After the initial determinations required by paragraph (f)(1) of this section, samples shall be of such frequency and pattern as to represent with reasonable accuracy the levels of exposure of the employees. In no case shall sampling be at intervals greater than 6 months for employees whose exposures to asbestos may reasonably be foreseen to exceed the exposure limits prescribed in paragraph (b) of this section.

[25] See footnote 15, supra.

[26] Thus, the term ‘nonasbestiform’ appears to be a misnomer from a health standpoint.

[27] As a matter of practice, OSHA’s Salt Lake City laboratory did not count a particle as a fiber if its width was greater than five micrometers. (Tr. 3: 506; 4: 717–718, 741.) This tended to eliminate the counting of a cleavage fragment as a fiber. (Tr. 4: 717.)

[28] Although the three to one aspect ratio requirement is not contained in the asbestos standards, it constitutes a subsequent interpretation of the standard by the complainant. See Borg-Warner Corp., supra. Since that interpretation increases the complainant’s burden of proof, the respondents cannot be prejuduced by its use. In regard to Wylie’s testimony that about all asbestos fibers have an aspect ratio greater than three to one, I note that Stewart testified that he found some asbestos fibers with about a 100 to 1 aspect ratio. (Tr. 5: 96, 194.)

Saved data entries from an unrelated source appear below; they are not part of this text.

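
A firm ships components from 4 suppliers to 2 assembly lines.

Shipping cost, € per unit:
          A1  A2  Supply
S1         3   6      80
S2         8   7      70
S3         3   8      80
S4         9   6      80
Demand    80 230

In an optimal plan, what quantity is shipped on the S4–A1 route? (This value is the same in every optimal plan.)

Optimal shipments:
  S1–A2: 80 batches
  S2–A2: 70 batches
  S3–A1: 80 batches
  S4–A2: 80 batches
Total cost = €1690.
The route S4→A1 is not used.

0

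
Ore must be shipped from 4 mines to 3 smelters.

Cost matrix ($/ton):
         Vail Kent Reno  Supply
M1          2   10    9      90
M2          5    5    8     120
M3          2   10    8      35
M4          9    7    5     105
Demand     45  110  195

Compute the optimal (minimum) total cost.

A cheapest plan:
  M1→Vail: 45 tons
  M1→Reno: 45 tons
  M2→Kent: 110 tons
  M2→Reno: 10 tons
  M3→Reno: 35 tons
  M4→Reno: 105 tons
Total cost = $1930.

1930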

[29] After trial, however, the respondents requested me to take official notice of pages 2 and 3 of DHEW Publication Number (NIH) 79–1681, entitled ‘Asbestos: An Information Resource,’ published in May 1978. That publication states that ‘recent biological studies suggest that, in terms of carcinogenic activity, mineral shape may be more important than chemical nature.’ However, several studies by the National Institute for Occupational Safety and Health are more relevant to the health hazards associated with the Vanderbilt products involved in the instant cases. These studies show an increased risk of lung cancer among former miners and millers who had worked with tremolitic talcs for the R. T. Vanderbilt Company in upper New York and reveal an elevated prevalence of pleural thickening is nearly one of every three Vanderbilt tremolitic talc workers with greater than 15 years of exposure. (Exh. R–9.)

[30] DHEW Publication Number (NIH) 79–1681 also indicates the following:

The identification of asbestos is complex because many of the minerals that are chemically almost identical to different varieties of asbestos (e.g., grunerite to amosite, serpentine to chrysotile) exhibit perfect prismatic cleavage (the ability to break along well-defined crystallographic planes), so that physical degradation often leads to the formation of minute cleavage fragments that are chemically as well as physically indistinguishable from asbestos fibers. Recent comprehensive studies at the U. S. Bureau of Mines have concluded that there is currently no absolute way to distinguish between finely divided asbestos and certain other minerals of similar composition. (Emphasis added.)

Because of their indefiniteness, these conclusions are of little significance in the instant cases. Moreover, for the reasons previously discussed in the text, the evidence establishes the presence of asbestos fibers in various samples of Ceramitalc HDT, Nytal 100HR, and Nytal 200 that were analyzed.

[31] There is no other evidence which tends to show that the respondents had any cause to believe that Vanderbilt talcs contained asbestos. To the contrary, the Mineral Product Safety Data Sheets prepared by Vanderbilt on May 1, 1975, and January 15, 1978, to inform its customers of the ingredients in Vanderbilt talcs, indicate that no asbestos is contained in Ceramitalc HDT, Nytal 100HR, or Nytal 200, as the tremolite and anthophyllite contained in these talcs are characterized as ‘non-asbestiform.’ (Tr. 7: 82–86; Exhs. C–32, C–33.)

[32] In instances such as this, it would seem that enforcement should be initially directed against the producers to require them to affix asbestos labels to their products where appropriate. If users were so alerted to the presence of asbestos, it should obviate the necessity ‘to litigate numerous similar cases through the administrative and appeal procedure provided’ under the Act. Continental Can Co., U.S.A. v. Marshall, 455 F.Supp. 1015 (S. D. Ill., 1978).